今月のテーマは、「ミッドセンチュリー・モダン」。
ご存知の方も多いと思いますがこの言葉は1980年代に生まれた用語で、家具やテキスタイル、工業デザインの分野において、文字通り1940年代後半から60年代末にかけてみられたデザイン潮流を指します。
世界的なモダニズムの展開と、二度の世界大戦を通じて生まれた新素材の利用、そして比較的すっきりとしたシンプルなデザインがキーワード。アール・デコやアール・ヌーヴォーのような装飾的な要素は極力排除されたモダンデザインが特徴です。
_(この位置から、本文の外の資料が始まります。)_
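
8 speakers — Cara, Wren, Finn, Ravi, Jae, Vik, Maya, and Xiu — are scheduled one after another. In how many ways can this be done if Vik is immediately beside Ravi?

10080

Treat {Vik, Ravi} as a single unit. There are 7 units to order, and the pair itself can be ordered 2 ways.
So the count is 2·(7)! = 10080.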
実際は腕時計の分野でこのミッドセンチュリーデザインが語られることはほとんどありません。しかしながら、当時の腕時計には共通したデザイン性が見受けられます。具体的には、力強いラグや肉厚なベゼルを持つボリューミーなラウンドケース、抽象化されたインデックスデザインやドーフィヌハンドを典型とする大ぶりな時分針といったもの。そしてアール・デコ期に全盛を極めた角型ケースは鳴りを潜め、ラウンドシェイプが多数派となり、サイズ感も33mmを超えるものが目立ちます。
こうしたある種の膨張するデザイン性によって特徴付けられるミッドセンチュリーの腕時計には、曲線が多用されボリューム感が際立つ同時代のプロダクトデザインとも共通するスタイルがあります。
第二次大戦が終わり、人々の間に豊かな生活が浸透するとともに、腕時計が大衆化・一般化されるプロセスの中で生まれたミッドセンチュリー・デザインの風。それは戦後の繁栄の時代を象徴するかのような豊穣なイメージに満ち、性能においても頂点を極める重要なアイテムが揃います。